Doesn't have to be perfect in other words, just has to be a bit cheaper. She makes the somewhat common prediction by now that things like copywriting, tax preparation and customer service will be heavily automated. But let me give you two examples how the future is a bit more unpredictable than it can sometimes seem.

First, I remember the frenzied reporting on this report from the think tank, the IPPR, here in Britain. According to the headlines at least, they were warning of an AI jobs apocalypse. But the very next day I contacted the lead author, Carsten Jung, and we had a detailed discussion for AI Insiders.

First, he said head on that he was disappointed by the media's coverage. No, I'm not fully happy with how this is being covered, both our report but in general, because it can sound very scary. And I think just scaring people doesn't necessarily lead to incremental, thoughtful policy progress. When people talk about jobs apocalypse, I think some people might just switch off and throw up their hands and say, oh God, we're all doomed.

Whereas what we try to do in the report is actually to say there's a range of scenarios and it's not some kind of external event like a pandemic that's like happening to us and it's all doom and gloom, but it's actually a thing that totally depends on decisions by policymakers, but also by organisations that implement AI.

Then we discussed how a more likely medium term outcome is wage inequality. In short, low wages for many, but not for those who utilise AI to boost their productivity. So those that remain in work, their productivity will be hugely aided by AI. So you have this wage inequality aspect.

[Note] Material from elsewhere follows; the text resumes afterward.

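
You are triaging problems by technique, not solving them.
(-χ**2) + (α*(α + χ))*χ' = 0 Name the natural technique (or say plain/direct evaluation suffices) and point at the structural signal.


Diagnosis: the homogeneous substitution — the slope's numerator and denominator have matching total degree, so it depends only on χ/α and the ratio substitution collapses it. With the right rearrangement (exchanging the roles of the variables where needed), this also fits a Bernoulli template; the homogeneous substitution reads the structure directly.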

But then of course, and I think this is also Sam Altman's point, is that profits are likely going to go up. So we have lower labour costs, AI likely is able to do things more cheaply. So profits will go up. So those that own companies will have higher returns.

And so wealth inequality will likely go up. And the second cautionary tale about how AI's impacts say on jobs can sometimes be overhyped actually comes from open AI itself, albeit unintentionally. When we're talking about good things, we talk about customer service being revolutionised and productivity accelerating. But when the focus is on people using AI for nefarious purposes, suddenly the AI is kind of useless.

This was a report released by open AI a few days ago about how some bad actors were trying to generate disinformation campaigns en masse. Open AI terminated those accounts, but gave a summary of the impact of these campaigns using the GPT models. There was no significant audience increase due to our services.

Later on in the report, they say this. So far, these operations from places like Russia, Israel and China do not appear to have benefited from meaningfully increased audience engagement or reach as a result of our services. They basically describe how these guys came up with a load of spam, but people weren't buying it.

For the most part, it was because the spam just wasn't very good. I don't know, it might be me, but I just find it a little bit ironic that when we're talking about a negative use of the technology, the party line is that the models are kind of useless.

Of course, what we really need are better benchmarks. And so I was pleased to see this initiative from Scale AI. They describe these benchmarks and leaderboards that can't be gamed, are uncontaminated and unbiased. According to these benchmarks, at least, GPT 4.0 is not a million miles ahead of other models.

This initiative reminds me, at least, how we should always benchmark models on our own use cases, because leaderboards chop and change quite a lot. Notice how the table on the left is quite different to the one that OpenAI put out on release. That initiative, by the way, isn't the only reason to be optimistic about benchmarks, which I covered in this video on Patreon.

In short, though, I think just about the only thing we can all agree on is that the future is about as unpredictable as it has ever been. In terms of at least referring to AI in academic papers, you can see the recent exponential increase across virtually every field. How this all actually plays out, though, in the real world, in society, with jobs, with embodied physical AI, we simply don't know.

Thank you, though, for being here with me as we watch it all unfold. Have a wonderful day.